It appears that too many people in government cannot see the forest for the trees, or in the case of the nation’s fisheries industry, the ocean for the fish.
On Wednesday, about 100 people protested outside the Ministry of Labor against a proposal to exempt migrant fishers from the standard limit of 12 work hours per day, five days per week, and a limit of 46 hours of overtime per month. The protest came in response to Premier Su Tseng-chang’s (蘇貞昌) announcement on Feb. 27 that the special nature of crewing fishing vessels requires that working hours be counted differently and fishers should work with their employers to schedule working times and days off to meet the needs of the job.
Ironically, on the same day, Council of Agriculture Minister Chen Chi-chung (陳吉仲) told a legislative hearing that the government would take measures to ensure better oversight of the fisheries industry as part of efforts to get the EU to lift a yellow card it placed on Taiwan in October 2015 for involvement in illegal, unreported and unregulated fishing (IUU).
Part of the EU’s concern about Taiwan’s fisheries is due to abuse of migrant workers, which was highlighted in Greenpeace East Asia’s report Misery at Sea, released on May 18 last year.
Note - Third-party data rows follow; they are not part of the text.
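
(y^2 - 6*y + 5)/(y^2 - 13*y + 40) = (y - 1)/(y - 8)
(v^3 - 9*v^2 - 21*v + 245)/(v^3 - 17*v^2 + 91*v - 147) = (v + 5)/(v - 3)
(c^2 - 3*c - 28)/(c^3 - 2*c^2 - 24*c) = (c - 7)/(c*(c - 6))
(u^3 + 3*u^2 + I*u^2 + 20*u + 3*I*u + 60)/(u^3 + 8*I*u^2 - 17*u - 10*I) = (u^2 + u*(3 - 4*I) - 12*I)/(u^2 + 3*I*u - 2)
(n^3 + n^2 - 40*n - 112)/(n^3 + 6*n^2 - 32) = (n - 7)/(n - 2)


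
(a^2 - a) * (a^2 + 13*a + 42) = a^4 + 12*a^3 + 29*a^2 - 42*a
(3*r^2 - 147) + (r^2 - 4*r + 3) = 4*r^2 - 4*r - 144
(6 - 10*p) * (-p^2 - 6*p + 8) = 10*p^3 + 54*p^2 - 116*p + 48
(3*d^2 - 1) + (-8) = 3*d^2 - 9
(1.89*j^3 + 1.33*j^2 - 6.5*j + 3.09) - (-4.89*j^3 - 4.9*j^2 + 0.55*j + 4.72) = 6.78*j^3 + 6.23*j^2 - 7.05*j - 1.63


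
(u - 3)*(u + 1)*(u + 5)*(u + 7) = u^4 + 10*u^3 + 8*u^2 - 106*u - 105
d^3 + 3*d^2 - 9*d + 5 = (d - 1)^2*(d + 5)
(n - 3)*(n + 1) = n^2 - 2*n - 3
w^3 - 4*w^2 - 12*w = w*(w - 6)*(w + 2)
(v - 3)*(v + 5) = v^2 + 2*v - 15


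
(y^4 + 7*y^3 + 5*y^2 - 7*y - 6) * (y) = y^5 + 7*y^4 + 5*y^3 - 7*y^2 - 6*y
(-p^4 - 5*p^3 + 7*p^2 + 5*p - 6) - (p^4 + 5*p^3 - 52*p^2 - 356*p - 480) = -2*p^4 - 10*p^3 + 59*p^2 + 361*p + 474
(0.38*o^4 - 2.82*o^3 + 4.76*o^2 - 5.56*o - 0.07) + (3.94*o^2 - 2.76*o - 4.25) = 0.38*o^4 - 2.82*o^3 + 8.7*o^2 - 8.32*o - 4.32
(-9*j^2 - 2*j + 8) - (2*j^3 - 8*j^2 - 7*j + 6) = -2*j^3 - j^2 + 5*j + 2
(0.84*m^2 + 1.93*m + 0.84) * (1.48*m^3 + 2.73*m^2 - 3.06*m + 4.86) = 1.2432*m^5 + 5.1496*m^4 + 3.9417*m^3 + 0.469799999999999*m^2 + 6.8094*m + 4.0824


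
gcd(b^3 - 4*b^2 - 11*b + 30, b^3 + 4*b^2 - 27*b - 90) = b^2 - 2*b - 15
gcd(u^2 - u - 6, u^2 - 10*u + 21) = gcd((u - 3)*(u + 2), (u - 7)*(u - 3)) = u - 3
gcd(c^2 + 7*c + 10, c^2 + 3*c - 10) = c + 5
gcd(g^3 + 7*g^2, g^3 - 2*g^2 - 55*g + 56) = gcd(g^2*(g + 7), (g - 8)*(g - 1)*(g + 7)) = g + 7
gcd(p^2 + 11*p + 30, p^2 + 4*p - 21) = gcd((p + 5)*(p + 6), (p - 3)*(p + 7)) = 1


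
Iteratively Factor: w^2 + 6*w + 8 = (w + 4)*(w + 2)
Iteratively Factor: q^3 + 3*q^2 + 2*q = (q)*(q^2 + 3*q + 2) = q*(q + 2)*(q + 1)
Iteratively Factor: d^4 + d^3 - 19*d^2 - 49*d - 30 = (d + 3)*(d^3 - 2*d^2 - 13*d - 10) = (d - 5)*(d + 3)*(d^2 + 3*d + 2) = (d - 5)*(d + 1)*(d + 3)*(d + 2)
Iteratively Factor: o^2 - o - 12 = (o - 4)*(o + 3)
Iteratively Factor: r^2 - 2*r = (r)*(r - 2)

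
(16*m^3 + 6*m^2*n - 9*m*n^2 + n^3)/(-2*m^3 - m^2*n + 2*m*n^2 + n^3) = (-16*m^2 + 10*m*n - n^2)/(2*m^2 - m*n - n^2)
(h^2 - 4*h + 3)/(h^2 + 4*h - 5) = (h - 3)/(h + 5)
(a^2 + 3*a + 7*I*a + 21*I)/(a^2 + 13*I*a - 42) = (a + 3)/(a + 6*I)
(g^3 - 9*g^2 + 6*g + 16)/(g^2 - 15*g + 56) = (g^2 - g - 2)/(g - 7)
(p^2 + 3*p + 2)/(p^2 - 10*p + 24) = (p^2 + 3*p + 2)/(p^2 - 10*p + 24)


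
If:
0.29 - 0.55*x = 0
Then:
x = 0.53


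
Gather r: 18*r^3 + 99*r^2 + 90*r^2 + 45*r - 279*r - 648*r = 18*r^3 + 189*r^2 - 882*r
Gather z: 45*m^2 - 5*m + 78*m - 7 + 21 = 45*m^2 + 73*m + 14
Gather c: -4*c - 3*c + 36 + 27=63 - 7*c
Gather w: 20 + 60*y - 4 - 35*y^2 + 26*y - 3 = -35*y^2 + 86*y + 13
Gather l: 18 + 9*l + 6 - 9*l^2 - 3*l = -9*l^2 + 6*l + 24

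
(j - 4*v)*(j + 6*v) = j^2 + 2*j*v - 24*v^2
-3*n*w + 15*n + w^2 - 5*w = (-3*n + w)*(w - 5)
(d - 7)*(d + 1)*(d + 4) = d^3 - 2*d^2 - 31*d - 28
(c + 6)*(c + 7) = c^2 + 13*c + 42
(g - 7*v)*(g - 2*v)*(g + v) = g^3 - 8*g^2*v + 5*g*v^2 + 14*v^3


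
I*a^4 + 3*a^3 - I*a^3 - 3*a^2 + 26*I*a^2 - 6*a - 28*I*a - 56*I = (a - 2)*(a - 7*I)*(a + 4*I)*(I*a + I)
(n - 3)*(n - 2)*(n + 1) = n^3 - 4*n^2 + n + 6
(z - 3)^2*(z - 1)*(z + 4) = z^4 - 3*z^3 - 13*z^2 + 51*z - 36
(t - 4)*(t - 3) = t^2 - 7*t + 12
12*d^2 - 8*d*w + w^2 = (-6*d + w)*(-2*d + w)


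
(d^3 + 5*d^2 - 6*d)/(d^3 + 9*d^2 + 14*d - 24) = d/(d + 4)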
The industry’s low-cost business model and chronic flaws in Taiwan’s regulatory framework help create an environment where IUU fishing, human rights violations and labor abuses have become all too common, the report said.
That same month, the Fuh Sheng No. 11 became the first ship in the world to be detained under the International Labour Organization’s Work in Fishing Convention C188, after South Africa cited it for a lack of work agreements and a crew list, poor health and safety conditions, and other violations.
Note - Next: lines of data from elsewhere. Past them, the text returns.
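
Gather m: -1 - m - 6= -m - 7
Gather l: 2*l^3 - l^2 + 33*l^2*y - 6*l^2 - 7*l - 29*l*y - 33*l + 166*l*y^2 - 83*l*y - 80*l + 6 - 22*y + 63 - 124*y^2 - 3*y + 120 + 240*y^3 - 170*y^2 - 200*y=2*l^3 + l^2*(33*y - 7) + l*(166*y^2 - 112*y - 120) + 240*y^3 - 294*y^2 - 225*y + 189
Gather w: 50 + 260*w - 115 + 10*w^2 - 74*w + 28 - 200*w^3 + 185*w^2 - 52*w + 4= -200*w^3 + 195*w^2 + 134*w - 33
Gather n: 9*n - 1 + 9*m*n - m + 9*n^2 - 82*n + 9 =-m + 9*n^2 + n*(9*m - 73) + 8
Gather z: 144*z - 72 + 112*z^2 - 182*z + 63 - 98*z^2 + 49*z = 14*z^2 + 11*z - 9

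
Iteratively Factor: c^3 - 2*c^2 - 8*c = (c)*(c^2 - 2*c - 8) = c*(c + 2)*(c - 4)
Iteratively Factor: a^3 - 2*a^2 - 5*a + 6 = (a - 1)*(a^2 - a - 6) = (a - 3)*(a - 1)*(a + 2)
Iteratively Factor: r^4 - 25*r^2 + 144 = (r - 4)*(r^3 + 4*r^2 - 9*r - 36) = (r - 4)*(r + 4)*(r^2 - 9) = (r - 4)*(r + 3)*(r + 4)*(r - 3)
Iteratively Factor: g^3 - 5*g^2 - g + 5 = (g + 1)*(g^2 - 6*g + 5) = (g - 1)*(g + 1)*(g - 5)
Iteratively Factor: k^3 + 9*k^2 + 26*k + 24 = (k + 2)*(k^2 + 7*k + 12) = (k + 2)*(k + 3)*(k + 4)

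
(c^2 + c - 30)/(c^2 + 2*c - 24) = (c - 5)/(c - 4)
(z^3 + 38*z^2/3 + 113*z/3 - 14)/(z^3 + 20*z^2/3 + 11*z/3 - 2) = (z + 7)/(z + 1)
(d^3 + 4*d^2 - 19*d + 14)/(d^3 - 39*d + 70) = (d - 1)/(d - 5)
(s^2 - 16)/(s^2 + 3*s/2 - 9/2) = 2*(s^2 - 16)/(2*s^2 + 3*s - 9)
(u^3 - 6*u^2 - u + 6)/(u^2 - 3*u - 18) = (u^2 - 1)/(u + 3)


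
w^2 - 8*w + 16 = (w - 4)^2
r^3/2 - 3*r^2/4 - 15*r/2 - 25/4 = (r/2 + 1/2)*(r - 5)*(r + 5/2)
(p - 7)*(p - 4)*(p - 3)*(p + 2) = p^4 - 12*p^3 + 33*p^2 + 38*p - 168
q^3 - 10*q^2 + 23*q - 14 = (q - 7)*(q - 2)*(q - 1)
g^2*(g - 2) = g^3 - 2*g^2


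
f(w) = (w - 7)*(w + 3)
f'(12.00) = 20.00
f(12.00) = 75.00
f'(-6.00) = -16.00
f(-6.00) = 39.00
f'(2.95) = 1.90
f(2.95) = -24.10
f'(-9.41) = -22.82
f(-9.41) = 105.19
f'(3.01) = 2.02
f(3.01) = -23.98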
The Fisheries Agency on Oct. 4 last year said that it would fine the ship’s management NT$3.75 million (US$121,406 at the current exchange rate) for abusing foreign crew and catching protected sharks, and the labor agent responsible for hiring the migrants NT$2 million for not signing contracts with them. It tried to make a big splash with the fines to cover up its failure to take action months earlier, when it claimed that the ship had only been held because its documentation and rescue equipment did not meet standards, but no human rights abuses were involved.
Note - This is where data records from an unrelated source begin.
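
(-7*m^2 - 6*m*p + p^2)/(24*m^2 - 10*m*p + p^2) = (-7*m^2 - 6*m*p + p^2)/(24*m^2 - 10*m*p + p^2)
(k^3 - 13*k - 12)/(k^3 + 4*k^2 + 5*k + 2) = (k^2 - k - 12)/(k^2 + 3*k + 2)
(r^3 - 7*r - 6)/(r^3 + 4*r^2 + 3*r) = (r^2 - r - 6)/(r*(r + 3))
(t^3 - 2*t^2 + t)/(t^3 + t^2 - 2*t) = (t - 1)/(t + 2)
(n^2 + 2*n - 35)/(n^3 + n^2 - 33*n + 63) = (n - 5)/(n^2 - 6*n + 9)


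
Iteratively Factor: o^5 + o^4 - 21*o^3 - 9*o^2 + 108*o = (o - 3)*(o^4 + 4*o^3 - 9*o^2 - 36*o) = (o - 3)*(o + 3)*(o^3 + o^2 - 12*o) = (o - 3)^2*(o + 3)*(o^2 + 4*o) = o*(o - 3)^2*(o + 3)*(o + 4)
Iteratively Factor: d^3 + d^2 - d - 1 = (d + 1)*(d^2 - 1) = (d + 1)^2*(d - 1)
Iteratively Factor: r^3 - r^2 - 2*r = (r + 1)*(r^2 - 2*r) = r*(r + 1)*(r - 2)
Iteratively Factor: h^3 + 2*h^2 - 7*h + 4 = (h - 1)*(h^2 + 3*h - 4) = (h - 1)*(h + 4)*(h - 1)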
The British-based Environmental Justice Foundation (EJF) performed the kind of follow-up on the Fu Sheng No. 11 that the agency should have done in May, and documented rights violations and serious illegal fishing offenses, which it reported on Sept. 13 last year, including complaints of beatings by the captain and 22-hour working days.
Hours after Wednesday’s protest, the US Department of State released its Country Reports on Human Rights Practices 2018. Its section on worker rights in Taiwan said: “Foreign workers were most susceptible to forced labor, especially when serving as crew members on Taiwan-flagged fishing vessels.” It added that legal penalties have been “inadequate to serve as an effective deterrent.”
Despite changes to laws and regulations over the past two years, illegal fishing and abusive labor practices appear to remain standard practice on deep-sea and long-line fishing boats. Despite the Greenpeace and EJF reports, the government still thinks it is a good idea to make it legal for unscrupulous ship owners and captains to subject migrant fishers to abusive working hours.
Su and other officials’ reasoning that fishers could work with their employers on “appropriate working times and days off” not only flies in the face of reality, but ignores the biased power structure that puts migrants at the mercy of duplicitous labor brokerages and employers.
There should not be any consideration of an exemption for the fisheries industry. Neither it nor the Fisheries Agency has shown itself able to enforce the laws and regulations already in place.